Kitsch Delimited

From The American Prospect (of all places):

“Kitsch causes two tears to flow in quick succession. The first tear says: How nice to see children running on the grass. The second tear says: How nice to be moved, together with all mankind, by children running on the grass! The second tear makes kitsch kitsch.”

Milan Kundera, The Unbearable Lightness of Being.

I think Kundera has it right. It’s not the naked content of the image or book or painting that makes it kitsch, it’s the sense that whoever created it is striving toward a particular effect, or trying to force the viewer’s reaction into some kind of reactive channel (usually, inoffensive wholesomeness).

Two conclusions follow: not all sentimentality is kitsch, and some things that are kitsch can nevertheless be appreciated for their non-kitschy qualities. The Cavalia show, for instance. Perhaps even Andre Rieu.* Of course, in order to extract the non-kitschy ‘genuine’ pleasure from these kitschy experiences, you’ll need to make sure everyone knows you are doing so. The dilemma is further explored here.

* Warning: both websites play music. Which, itself, is a sure sign of Netkitsch.

3 thoughts on “Kitsch Delimited

  1. > It’s not the naked content of the image or book or painting that makes it kitsch, it’s the sense that whoever created
    > it is striving toward a particular effect, or trying to force the viewer’s reaction into some kind of reactive channel…

    Which would put Socialist realism, pornography, or Picasso’s Guernica into that bracket, too (no offense to Picasso meant). Not all wrong, but not quite to the point.

    > …(usually, inoffensive wholesomeness)

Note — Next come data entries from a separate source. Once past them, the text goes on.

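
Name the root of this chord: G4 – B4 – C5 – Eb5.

C

Reordering G, B, C, Eb into stacked thirds gives C–Eb–G–B; the bottom of that stack, C, is the root.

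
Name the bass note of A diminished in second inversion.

The fifth of A diminished (A–C–Eb) is Eb; that is the bass in second inversion.

Eb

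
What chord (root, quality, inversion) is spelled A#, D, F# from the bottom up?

Reducing to letter names: A#, D, F#. These stack in thirds as D–F#–A# — a D augmented triad.
The lowest note is A#, the fifth of the chord, so this is second inversion (figured bass 6/4).

D augmented, second inversion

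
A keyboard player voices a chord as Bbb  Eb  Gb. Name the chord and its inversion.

Eb diminished, second inversion

The distinct note names are Bbb, Eb, Gb. Stacked in thirds they read Eb–Gb–Bbb, which is a diminished triad on Eb.
Bbb is the fifth of Eb diminished; fifth in the bass means second inversion (figured bass 6/4).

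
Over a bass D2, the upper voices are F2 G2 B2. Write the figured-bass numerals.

The notes D, F, G, B stack in thirds as G–B–D–F — a G dominant seventh chord. The bass D is the fifth, so this is second inversion: figured 4/3.

4/3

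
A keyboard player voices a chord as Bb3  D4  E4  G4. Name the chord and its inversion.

E half-diminished seventh, second inversion

Reducing to letter names: Bb, D, E, G. These stack in thirds as E–G–Bb–D — an E half-diminished seventh chord.
The lowest note is Bb, the fifth of the chord, so this is second inversion (figured bass 4/3).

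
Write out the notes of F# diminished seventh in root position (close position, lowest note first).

F#, A, C, Eb

Spelling F# diminished seventh: F#–A–C–Eb. In root position the root is bass, giving F#, A, C, Eb from the bottom.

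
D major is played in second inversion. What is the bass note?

A

In second inversion the fifth is lowest. For D major (D–F#–A) that is A.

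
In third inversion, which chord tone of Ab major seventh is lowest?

G

In third inversion the seventh is lowest. For Ab major seventh (Ab–C–Eb–G) that is G.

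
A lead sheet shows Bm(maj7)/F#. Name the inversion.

second inversion

Bm(maj7)/F# means B minor-major seventh with F# in the bass. F# is the fifth of B minor-major seventh (B–D–F#–A#), so this is second inversion.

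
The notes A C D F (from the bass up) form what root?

Reordering A, C, D, F into stacked thirds gives D–F–A–C; the bottom of that stack, D, is the root.

D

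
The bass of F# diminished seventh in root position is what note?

F#

The root of F# diminished seventh (F#–A–C–Eb) is F#; that is the bass in root position.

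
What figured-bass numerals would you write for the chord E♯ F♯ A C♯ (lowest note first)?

The notes E#, F#, A, C# stack in thirds as F#–A–C#–E# — an F# minor-major seventh chord. The bass E# is the seventh, so this is third inversion: figured 4/2.

4/2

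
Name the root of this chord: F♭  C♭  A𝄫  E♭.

Fb, Cb, Abb, Eb are the tones of an Fb minor-major seventh chord (Fb–Abb–Cb–Eb), making Fb the root.

Fb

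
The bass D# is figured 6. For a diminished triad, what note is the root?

The figures 6 mean the third of the chord is in the bass. If D# is the third of a diminished triad, the root is B# (chord tones B#–D#–F#).

B#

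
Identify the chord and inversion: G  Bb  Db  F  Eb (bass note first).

The pitch classes G, Bb, Db, F, Eb arrange in thirds as Eb–G–Bb–Db–F: an Eb dominant ninth chord.
G is the third of Eb dominant ninth; third in the bass means first inversion.

Eb dominant ninth, first inversion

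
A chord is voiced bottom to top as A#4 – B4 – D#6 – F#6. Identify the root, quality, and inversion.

Reducing to letter names: A#, B, D#, F#. These stack in thirds as B–D#–F#–A# — a B major seventh chord.
With the seventh (A#) in the bass, the chord is in third inversion (figured bass 4/2).

B major seventh, third inversion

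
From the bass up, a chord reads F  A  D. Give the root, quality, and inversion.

Reducing to letter names: F, A, D. These stack in thirds as D–F–A — a D minor triad.
The lowest note is F, the third of the chord, so this is first inversion (figured bass 6).

D minor, first inversion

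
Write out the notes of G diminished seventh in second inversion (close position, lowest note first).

Spelling G diminished seventh: G–Bb–Db–Fb. In second inversion the fifth is bass, giving Db, Fb, G, Bb from the bottom.

Db, Fb, G, Bb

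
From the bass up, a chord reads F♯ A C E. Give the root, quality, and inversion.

The pitch classes F#, A, C, E arrange in thirds as F#–A–C–E: an F# half-diminished seventh chord.
F# is the root of F# half-diminished seventh; root in the bass means root position (figured bass 7).

F# half-diminished seventh, root position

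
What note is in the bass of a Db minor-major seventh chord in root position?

Db

The root of Db minor-major seventh (Db–Fb–Ab–C) is Db; that is the bass in root position.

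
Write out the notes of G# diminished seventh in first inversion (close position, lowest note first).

B, D, F, G#

Spelling G# diminished seventh: G#–B–D–F. In first inversion the third is bass, giving B, D, F, G# from the bottom.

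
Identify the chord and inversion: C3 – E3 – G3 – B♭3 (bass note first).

C dominant seventh, root position

Reducing to letter names: C, E, G, Bb. These stack in thirds as C–E–G–Bb — a C dominant seventh chord.
The lowest note is C, the root of the chord, so this is root position (figured bass 7).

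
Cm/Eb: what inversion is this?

Cm/Eb means C minor with Eb in the bass. Eb is the third of C minor (C–Eb–G), so this is first inversion.

first inversion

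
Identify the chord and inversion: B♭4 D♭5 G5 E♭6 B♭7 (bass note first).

The distinct note names are Bb, Db, G, Eb. Stacked in thirds they read Eb–G–Bb–Db, which is a dominant seventh chord on Eb.
With the fifth (Bb) in the bass, the chord is in second inversion (figured bass 4/3).

Eb dominant seventh, second inversion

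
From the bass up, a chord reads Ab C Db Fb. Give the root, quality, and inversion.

Reducing to letter names: Ab, C, Db, Fb. These stack in thirds as Db–Fb–Ab–C — a Db minor-major seventh chord.
The lowest note is Ab, the fifth of the chord, so this is second inversion (figured bass 4/3).

Db minor-major seventh, second inversion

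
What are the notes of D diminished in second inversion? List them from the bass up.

Ab, D, F

Spelling D diminished: D–F–Ab. In second inversion the fifth is bass, giving Ab, D, F from the bottom.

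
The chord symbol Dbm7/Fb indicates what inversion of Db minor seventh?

first inversion

Dbm7/Fb means Db minor seventh with Fb in the bass. Fb is the third of Db minor seventh (Db–Fb–Ab–Cb), so this is first inversion.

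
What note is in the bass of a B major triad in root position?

B

In root position the root is lowest. For B major (B–D#–F#) that is B.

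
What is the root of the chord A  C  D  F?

A, C, D, F are the tones of a D minor seventh chord (D–F–A–C), making D the root.

D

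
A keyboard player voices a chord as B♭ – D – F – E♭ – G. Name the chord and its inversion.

Eb major ninth, second inversion

Reducing to letter names: Bb, D, F, Eb, G. These stack in thirds as Eb–G–Bb–D–F — an Eb major ninth chord.
With the fifth (Bb) in the bass, the chord is in second inversion.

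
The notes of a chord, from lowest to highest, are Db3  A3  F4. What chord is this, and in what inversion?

The distinct note names are Db, A, F. Stacked in thirds they read Db–F–A, which is an augmented triad on Db.
With the root (Db) in the bass, the chord is in root position (figured bass 5/3).

Db augmented, root position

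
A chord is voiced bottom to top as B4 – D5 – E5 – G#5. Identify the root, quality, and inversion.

Reducing to letter names: B, D, E, G#. These stack in thirds as E–G#–B–D — an E dominant seventh chord.
B is the fifth of E dominant seventh; fifth in the bass means second inversion (figured bass 4/3).

E dominant seventh, second inversion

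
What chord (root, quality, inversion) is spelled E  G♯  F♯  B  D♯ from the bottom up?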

    This qualifier is needed, but not sufficient. The spectator’s affectation makes art kitschy, the ostentatious display–or inward simulation–of feelings for one’s shallowness’ benefit. The kitschy artist is catering to that need, either intentionally, as it might sell well (a pimp of sorts), else for being like minded or plainly incapable of genuine expression.

    The Onion’s Mr. Farmer is a different case: it shows that artsy haughtiness can both be cured and rewarded, a win-win scenario’s rare variant, reminding vaguely of blogland’s pleasures – writing, reading, and commenting. Thank God for the occasional true and heartfelt hidden–or not so hidden–agenda, hideous as it might be. Self congratulatory? Yes, thank you.

  2. No, André Rieu is kitschy as Kitsch can get. The problem with this kind of Kitsch is that even if there were genuine other qualities, you would not be able to find them under the layer of kitsch.
    And how about Kitsch where it is hard to figure out the intended reactive channel (i.e. the typical airbrush collage of stars, dolphins and women)? IMHO Kitsch is not so much defined by the intention but rather by being “too much”.